Geraldo Alckmin (PSDB) chega na sede da Polícia Federal
Marcelo Chello/CJPress/Agência O Globo
Geraldo Alckmin (PSDB) prestou depoimento na sede da Polícia Federal, em São Paulo

O ex-governador de São Paulo Geraldo Alckmin (PSDB) prestou depoimento nesta terça-feira (16) na sede da Polícia Federal na capital paulista como testemunha em inquérito instaurado em 2011, no caso do acordo de leniência que envolve diversas empresas, inclusive a Alstom, e o Cade.

A ação aborda como as empresas fraudavam licitações de obras do governo federal.
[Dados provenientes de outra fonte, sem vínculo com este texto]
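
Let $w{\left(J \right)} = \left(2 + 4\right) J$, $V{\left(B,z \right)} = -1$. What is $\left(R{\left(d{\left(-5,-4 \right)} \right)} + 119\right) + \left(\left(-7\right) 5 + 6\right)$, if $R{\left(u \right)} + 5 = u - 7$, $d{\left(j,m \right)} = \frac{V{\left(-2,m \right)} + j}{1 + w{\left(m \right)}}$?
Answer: $\frac{1800}{23} \approx 78.261$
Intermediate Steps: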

A defesa de Alckmin reiterou que o tucano não é investigado no caso e que o depoimento já estava agendado há algumas semanas.

O depoimento do tucano ocorre um dia após  seus bens terem sido bloqueados por decisão da Justiça. A decisão, que cabe recurso, é do juiz Alberto Alonso Muñoz, da 13ª Vara da Fazenda Pública de São Paulo, atendendo a um pedido do Ministério Público (MP) de São Paulo.

Muñoz ordenou o bloqueio de R$ 39,7 milhões dos investigados, incluindo o tucano , a própria empreiteira e mais cinco réus executivos da empresa. O pedido de bloqueio em relação à conta do ex-governador paulista é de R$ 9,9 milhões .

O processo está relacionado com uma denúncia de caixa 2 da Odebrecht para a campanha de 2014, em que Alckmin se reelegeu no primeiro turno. A assessoria do ex-governador disse que a doação à campanha é desconhecida e que não há qualquer associação com atos de governo.